Si depuis deux bonnes décennies, Burt Reynolds n’apparaît plus que dans d’obscures séries B « straight to video », et des apparitions modestes dans des films à budget plus raisonnable (« DRIVEN »), on a tendance à oublier qu'il fut pendant de longues années, le n°1 incontesté du box-office U.S. avec ses films de cascades (« COURS APRÈS MOI, SHÉRIF »), et même qu'il fut un excellent acteur de comédies dans un registre proche de celui d’un Cary Grant (« MERCI D’AVOIR ÉTÉ MA FEMME »), et un réalisateur tout à fait honorable. Athlétique, rigolard, éminemment sympathique, Burt Reynolds a du sang indien dans les veines, et c'est peut-être ce qui l’a rendu si évident dans le western, même s’il n’en a pas tourné autant que cela.

Il apparaît d’abord dans la première saison de « RIVERBOAT », où il joue un matelot à bord d’un bateau à roue sur le Mississippi, puis tourne 50 épisodes de « GUNSMOKE » dans le rôle de Quint Asper, le forgeron métis du village. On le voit en chef indien dans « LE PROSCRIT », puis il part pour l’Espagne, tourner « NAVAJO JOE » dans un rôle d’Indien (toujours) vengeur et implacable.

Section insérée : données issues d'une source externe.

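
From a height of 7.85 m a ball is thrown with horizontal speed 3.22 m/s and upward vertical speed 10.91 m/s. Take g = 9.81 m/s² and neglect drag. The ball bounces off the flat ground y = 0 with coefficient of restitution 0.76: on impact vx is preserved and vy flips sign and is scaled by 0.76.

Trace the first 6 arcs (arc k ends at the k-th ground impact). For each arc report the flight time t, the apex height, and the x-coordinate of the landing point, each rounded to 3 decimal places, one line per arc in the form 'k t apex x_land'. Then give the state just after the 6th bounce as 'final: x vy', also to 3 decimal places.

Arc 1: start y=7.850, vy=10.910 → t=2.797, apex=13.917, x_land=9.005, impact vy=-16.524
  bounce: vy ← 0.76·16.524 = 12.558
Arc 2: start y=0.000, vy=12.558 → t=2.560, apex=8.038, x_land=17.249, impact vy=-12.558
  bounce: vy ← 0.76·12.558 = 9.544
Arc 3: start y=0.000, vy=9.544 → t=1.946, apex=4.643, x_land=23.515, impact vy=-9.544
  bounce: vy ← 0.76·9.544 = 7.254
Arc 4: start y=0.000, vy=7.254 → t=1.479, apex=2.682, x_land=28.276, impact vy=-7.254
  bounce: vy ← 0.76·7.254 = 5.513
Arc 5: start y=0.000, vy=5.513 → t=1.124, apex=1.549, x_land=31.895, impact vy=-5.513
  bounce: vy ← 0.76·5.513 = 4.190
Arc 6: start y=0.000, vy=4.190 → t=0.854, apex=0.895, x_land=34.646, impact vy=-4.190
  bounce: vy ← 0.76·4.190 = 3.184

1 2.797 13.917 9.005
2 2.560 8.038 17.249
3 1.946 4.643 23.515
4 1.479 2.682 28.276
5 1.124 1.549 31.895
6 0.854 0.895 34.646
final: 34.646 3.184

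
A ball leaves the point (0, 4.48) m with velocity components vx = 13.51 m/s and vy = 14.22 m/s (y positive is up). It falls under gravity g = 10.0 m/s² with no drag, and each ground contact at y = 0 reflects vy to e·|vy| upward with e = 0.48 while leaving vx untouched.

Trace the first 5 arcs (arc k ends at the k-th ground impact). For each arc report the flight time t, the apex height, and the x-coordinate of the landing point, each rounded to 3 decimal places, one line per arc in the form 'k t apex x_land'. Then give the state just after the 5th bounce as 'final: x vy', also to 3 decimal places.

Arc 1: start y=4.480, vy=14.220 → t=3.130, apex=14.590, x_land=42.290, impact vy=-17.082
  bounce: vy ← 0.48·17.082 = 8.200
Arc 2: start y=0.000, vy=8.200 → t=1.640, apex=3.362, x_land=64.445, impact vy=-8.200
  bounce: vy ← 0.48·8.200 = 3.936
Arc 3: start y=0.000, vy=3.936 → t=0.787, apex=0.775, x_land=75.079, impact vy=-3.936
  bounce: vy ← 0.48·3.936 = 1.889
Arc 4: start y=0.000, vy=1.889 → t=0.378, apex=0.178, x_land=80.184, impact vy=-1.889
  bounce: vy ← 0.48·1.889 = 0.907
Arc 5: start y=0.000, vy=0.907 → t=0.181, apex=0.041, x_land=82.634, impact vy=-0.907
  bounce: vy ← 0.48·0.907 = 0.435

1 3.130 14.590 42.290
2 1.640 3.362 64.445
3 0.787 0.775 75.079
4 0.378 0.178 80.184
5 0.181 0.041 82.634
final: 82.634 0.435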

Hélas, ce n’est pas un des meilleurs films de Sergio Corbucci, même si Reynolds s’en sort très bien, grâce à ses dons acrobatiques. 

Encore et toujours métis, il fait un carton dans « 100 FUSILS », en voyou mexicain, devenant leader révolutionnaire malgré lui. « SAM WHISKY LE DUR » est une parodie, dans laquelle Reynolds est un agent du gouvernement timide et binoclard. Dans le téléfilm « LA JUSTICE DE SIMON L’INDIEN », un western moderne, Reynolds cherche à venger son frère assassiné. Il est un hors-la-loi miné par la mort de sa femme indienne dans « LE FANTÔME DE CAT DANCING », qui révèle une facette plus sombre de la personnalité de l’acteur, qui devait s’accentuer avec les années. Dans le joli « NICKELODEON », Reynolds est une vedette de westerns, à l’époque du Muet.

À la suite d’un accident, lors d’une cascade de « HAUT LES FLINGUES ! », dont il partage l’affiche avec son ami Clint Eastwood, Burt Reynolds connaît de graves problèmes de santé, et dégringole dans les sondages de popularité. C'est avec un statut plus modeste, qu'il va réapparaître peu à peu, sans plus jamais retrouver son succès d’antan, hormis le temps de « BOOGIE NIGHTS », où il est nommé aux Oscars.

Dans le western, on le revoit en trappeur hirsute dans « THE CHEROKEE KID », il joue un marshal dans le téléfilm « JOHNSON COUNTY WAR ».

Un personnage attachant, une sorte de Belmondo made in U.S., et qui ne se prenait probablement pas assez au sérieux pour perdurer comme un Eastwood, dont il fut le rival amical, pendant des années.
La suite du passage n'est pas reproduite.